School of Mechatronic Engineering and Automation, Foshan University, Foshan, China.
Department of Rehabilitation Medicine, The Seventh Affiliated Hospital, Sun Yat-sen University, Shenzhen, China.
J Biophotonics. 2023 Sep;16(9):e202300029. doi: 10.1002/jbio.202300029. Epub 2023 Jun 15.
This study aims to develop an automatic assessment of after-stroke dyskinesias degree by combining machine learning and near-infrared spectroscopy (NIRS). Thirty-five subjects were divided into five stages (healthy, patient: Brunnstrom stages 3, 4, 5, 6). NIRS was used to record the muscular hemodynamic responses from bilateral femoris (biceps brachii) muscles during passive and active upper (lower) limbs circular exercise.

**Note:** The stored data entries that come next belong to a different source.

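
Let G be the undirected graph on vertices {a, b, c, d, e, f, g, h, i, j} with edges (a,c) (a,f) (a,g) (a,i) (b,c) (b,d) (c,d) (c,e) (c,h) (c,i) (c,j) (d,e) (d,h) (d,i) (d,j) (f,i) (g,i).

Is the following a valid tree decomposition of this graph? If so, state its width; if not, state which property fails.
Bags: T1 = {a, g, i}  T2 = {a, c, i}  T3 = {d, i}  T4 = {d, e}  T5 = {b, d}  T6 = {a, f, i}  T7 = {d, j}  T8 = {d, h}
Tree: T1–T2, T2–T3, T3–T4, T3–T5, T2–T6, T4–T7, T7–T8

No — edge (c,d) lies in no bag.

A tree decomposition must satisfy three properties: every vertex lies in some bag; for every edge, both endpoints lie together in some bag; and for every vertex, the bags containing it form a connected subtree. Here edge (c,d) lies in no bag, so the decomposition is invalid.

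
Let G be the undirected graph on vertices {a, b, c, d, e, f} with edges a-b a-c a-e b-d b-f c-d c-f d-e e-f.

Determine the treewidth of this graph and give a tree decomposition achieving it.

Treewidth 3.
One optimal decomposition is:
Bags: B1 = {b, c, d, e}  B2 = {b, c, e, f}  B3 = {a, b, c, e}
Tree: B1–B2, B2–B3

Every bag has size at most 4, so the width is 4 − 1 = 3 and tw(G) ≤ 3. For the lower bound: the 4 vertex sets {d,e}, {c,f}, {b}, {a} are disjoint, each induces a connected subgraph, and every pair is joined by at least one edge of G. Contracting each set to a single vertex therefore yields K_{4} as a minor, and since treewidth is minor-monotone, tw(G) ≥ tw(K_{4}) = 3. Combining the bounds, tw(G) = 3.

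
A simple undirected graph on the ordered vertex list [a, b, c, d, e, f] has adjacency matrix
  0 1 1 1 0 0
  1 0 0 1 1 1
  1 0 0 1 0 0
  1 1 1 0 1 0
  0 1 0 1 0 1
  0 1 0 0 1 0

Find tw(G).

A width-2 tree decomposition is:
Bags: B1 = {b, d, e}  B2 = {a, b, d}  B3 = {b, e, f}  B4 = {a, c, d}
Tree: B1–B2, B1–B3, B2–B4
Every bag has size at most 3, so the width is 3 − 1 = 2 and tw(G) ≤ 2. For the lower bound, the 3 vertices {b, d, e} are pairwise adjacent, and any tree decomposition puts a clique entirely inside one bag — forcing width ≥ 2. Therefore the treewidth is 2.

2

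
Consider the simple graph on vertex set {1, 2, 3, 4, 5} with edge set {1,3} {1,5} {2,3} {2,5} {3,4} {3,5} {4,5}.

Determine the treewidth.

A width-2 tree decomposition is:
Bags: B1 = {2, 3, 5}  B2 = {3, 4, 5}  B3 = {1, 3, 5}
Tree: B1–B2, B2–B3
Every bag has size at most 3, so the width is 3 − 1 = 2 and tw(G) ≤ 2. On the other hand G contains the 3-clique {1, 3, 5}. A clique must lie in a single bag of any decomposition, so no decomposition can have width below 2. Combining the bounds, tw(G) = 2.

2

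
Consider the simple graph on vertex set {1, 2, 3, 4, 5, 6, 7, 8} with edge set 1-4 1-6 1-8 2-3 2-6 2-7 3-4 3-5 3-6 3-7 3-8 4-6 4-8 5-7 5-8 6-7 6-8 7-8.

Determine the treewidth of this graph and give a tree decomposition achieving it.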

We used the D-S evidence theory to conduct feature information fusion and established a Gradient Boosting DD-MLP Net model, combining the dendrite network and multilayer perceptron, to realize automatic dyskinesias degree evaluation. Our model classified the upper limb dyskinesias with high accuracy: 98.91% under the passive mode and 98.69% under the active mode, and classified the lower limb dyskinesias with high accuracy: 99.45% and 99.63% under the passive and active modes, respectively. Our model combined with NIRS has great potential in monitoring the after-stroke dyskinesias degree and guiding rehabilitation training.

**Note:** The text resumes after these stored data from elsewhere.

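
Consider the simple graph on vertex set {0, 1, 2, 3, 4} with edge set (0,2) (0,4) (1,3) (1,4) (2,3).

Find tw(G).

2

A width-2 tree decomposition is:
Bags: B1 = {0, 2, 3}  B2 = {0, 3, 4}  B3 = {1, 3, 4}
Tree: B1–B2, B2–B3
Every bag has size at most 3, so the width is 3 − 1 = 2 and tw(G) ≤ 2. Since 3–2–0–4–1–3 is a cycle in G, G is not acyclic. Forests are exactly the graphs of treewidth ≤ 1, so tw(G) ≥ 2. Therefore the treewidth is 2.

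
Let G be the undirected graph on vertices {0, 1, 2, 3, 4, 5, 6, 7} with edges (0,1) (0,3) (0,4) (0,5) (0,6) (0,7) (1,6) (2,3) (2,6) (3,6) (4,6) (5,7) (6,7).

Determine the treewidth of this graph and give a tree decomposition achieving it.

Each bag holds 3 vertices, so the decomposition has width 2, which upper-bounds the treewidth. Conversely, {0, 5, 7} is a clique of size 3, and the vertices of any clique must share a bag in every tree decomposition; so some bag has ≥ 3 vertices and tw(G) ≥ 2. Hence tw(G) = 2 exactly.

Treewidth 2.
Bags: B1 = {0, 3, 6}  B2 = {0, 6, 7}  B3 = {0, 1, 6}  B4 = {0, 4, 6}  B5 = {0, 5, 7}  B6 = {2, 3, 6}
Tree: B1–B2, B2–B3, B2–B4, B2–B5, B1–B6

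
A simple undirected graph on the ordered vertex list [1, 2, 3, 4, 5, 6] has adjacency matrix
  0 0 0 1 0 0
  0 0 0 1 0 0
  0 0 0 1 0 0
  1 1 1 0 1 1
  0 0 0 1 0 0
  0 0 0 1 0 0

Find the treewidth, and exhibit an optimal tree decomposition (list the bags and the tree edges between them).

The largest bag has 2 vertices, giving width 1; this decomposition certifies tw(G) ≤ 1. Since G has at least one edge (e.g. 4–3), it is not an edgeless graph, so tw(G) ≥ 1. Hence tw(G) = 1 exactly.

Treewidth 1.
One such decomposition:
Bags: B1 = {3, 4}  B2 = {4, 6}  B3 = {1, 4}  B4 = {4, 5}  B5 = {2, 4}
Tree: B1–B2, B2–B3, B3–B4, B4–B5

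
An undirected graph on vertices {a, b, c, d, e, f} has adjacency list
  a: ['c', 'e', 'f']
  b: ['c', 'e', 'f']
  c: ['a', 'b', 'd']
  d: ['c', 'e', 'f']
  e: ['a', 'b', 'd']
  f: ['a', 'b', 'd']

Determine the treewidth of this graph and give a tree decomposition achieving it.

Treewidth 3.
One such decomposition:
Bags: B1 = {a, b, d, e}  B2 = {a, b, c, d}  B3 = {a, b, d, f}
Tree: B1–B2, B2–B3

Each bag holds 4 vertices, so the decomposition has width 3, which upper-bounds the treewidth. For the lower bound: the 4 vertex sets {a,e}, {b,c}, {d}, {f} are disjoint, each induces a connected subgraph, and every pair is joined by at least one edge of G. Contracting each set to a single vertex therefore yields K_{4} as a minor, and since treewidth is minor-monotone, tw(G) ≥ tw(K_{4}) = 3. Hence tw(G) = 3 exactly.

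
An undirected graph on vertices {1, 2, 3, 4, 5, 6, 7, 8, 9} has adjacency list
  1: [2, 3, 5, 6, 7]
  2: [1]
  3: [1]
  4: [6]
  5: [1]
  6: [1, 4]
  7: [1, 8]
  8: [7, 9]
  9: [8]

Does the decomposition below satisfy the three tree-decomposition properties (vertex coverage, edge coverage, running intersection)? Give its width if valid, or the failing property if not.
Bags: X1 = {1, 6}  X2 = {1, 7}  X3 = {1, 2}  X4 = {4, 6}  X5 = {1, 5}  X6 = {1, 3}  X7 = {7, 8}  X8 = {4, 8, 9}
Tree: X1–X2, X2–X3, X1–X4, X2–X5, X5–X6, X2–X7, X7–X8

A tree decomposition must satisfy three properties: every vertex lies in some bag; for every edge, both endpoints lie together in some bag; and for every vertex, the bags containing it form a connected subtree. Here bags containing vertex 4 are not connected in the tree, so the decomposition is invalid.

No — bags containing vertex 4 are not connected in the tree.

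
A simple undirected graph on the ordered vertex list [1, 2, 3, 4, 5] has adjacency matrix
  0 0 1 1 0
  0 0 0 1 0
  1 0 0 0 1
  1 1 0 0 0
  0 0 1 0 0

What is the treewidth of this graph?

1

A width-1 tree decomposition is:
Bags: B1 = {2, 4}  B2 = {1, 4}  B3 = {1, 3}  B4 = {3, 5}
Tree: B1–B2, B2–B3, B3–B4
Each bag holds 2 vertices, so the decomposition has width 1, which upper-bounds the treewidth. Any graph with an edge has treewidth ≥ 1, and G has the edge 2–4. The upper and lower bounds meet at 1, so that is the treewidth.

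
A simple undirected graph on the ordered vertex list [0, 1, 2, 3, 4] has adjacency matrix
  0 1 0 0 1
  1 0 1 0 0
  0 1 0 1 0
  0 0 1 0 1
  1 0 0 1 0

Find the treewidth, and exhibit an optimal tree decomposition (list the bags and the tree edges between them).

Treewidth 2.
One optimal decomposition is:
Bags: B1 = {2, 3, 4}  B2 = {0, 2, 4}  B3 = {0, 1, 2}
Tree: B1–B2, B2–B3

The largest bag has 3 vertices, giving width 2; this decomposition certifies tw(G) ≤ 2. The edges 2–3–4–0–1–2 form a cycle, so G is not a tree and its treewidth is at least 2. Hence tw(G) = 2 exactly.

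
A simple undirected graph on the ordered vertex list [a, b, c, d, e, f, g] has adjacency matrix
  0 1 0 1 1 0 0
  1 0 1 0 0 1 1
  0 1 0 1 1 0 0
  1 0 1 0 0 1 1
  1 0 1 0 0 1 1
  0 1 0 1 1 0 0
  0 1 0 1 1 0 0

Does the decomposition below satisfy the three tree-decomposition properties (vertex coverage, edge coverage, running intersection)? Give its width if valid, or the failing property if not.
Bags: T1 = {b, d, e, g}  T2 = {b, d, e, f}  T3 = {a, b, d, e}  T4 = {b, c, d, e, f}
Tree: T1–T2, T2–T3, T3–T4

A tree decomposition must satisfy three properties: every vertex lies in some bag; for every edge, both endpoints lie together in some bag; and for every vertex, the bags containing it form a connected subtree. Here bags containing vertex f are not connected in the tree, so the decomposition is invalid.

No — bags containing vertex f are not connected in the tree.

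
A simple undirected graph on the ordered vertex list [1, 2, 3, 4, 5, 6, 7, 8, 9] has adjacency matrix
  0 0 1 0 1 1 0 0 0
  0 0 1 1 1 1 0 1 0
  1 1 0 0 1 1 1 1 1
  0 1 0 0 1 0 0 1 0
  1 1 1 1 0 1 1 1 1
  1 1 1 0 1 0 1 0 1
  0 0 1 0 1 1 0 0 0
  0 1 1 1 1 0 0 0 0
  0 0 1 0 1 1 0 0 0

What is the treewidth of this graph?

A width-3 tree decomposition is:
Bags: B1 = {3, 5, 6, 7}  B2 = {2, 3, 5, 6}  B3 = {2, 3, 5, 8}  B4 = {1, 3, 5, 6}  B5 = {3, 5, 6, 9}  B6 = {2, 4, 5, 8}
Tree: B1–B2, B2–B3, B1–B4, B2–B5, B3–B6
Every bag has size at most 4, so the width is 4 − 1 = 3 and tw(G) ≤ 3. For the lower bound, the 4 vertices {2, 3, 5, 8} are pairwise adjacent, and any tree decomposition puts a clique entirely inside one bag — forcing width ≥ 3. Therefore the treewidth is 3.

3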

本研究旨在通过结合机器学习和近红外光谱(NIRS)来开发一种自动评估中风后运动障碍程度的方法。35 名受试者被分为五个阶段(健康、患者:Brunnstrom 阶段 3、4、5、6)。NIRS 用于记录双侧股四头肌(肱二头肌)肌肉在被动和主动上肢(下肢)环形运动期间的肌肉血液动力学反应。我们使用 D-S 证据理论进行特征信息融合,并建立了一个梯度提升 DD-MLP 网络模型,结合树突网络和多层感知器,实现自动运动障碍程度评估。我们的模型对上肢运动障碍的分类具有很高的准确性:被动模式下为 98.91%,主动模式下为 98.69%;对下肢运动障碍的分类也具有很高的准确性:被动模式下为 99.45%,主动模式下为 99.63%。我们的模型与 NIRS 结合,在监测中风后运动障碍程度和指导康复训练方面具有很大的潜力。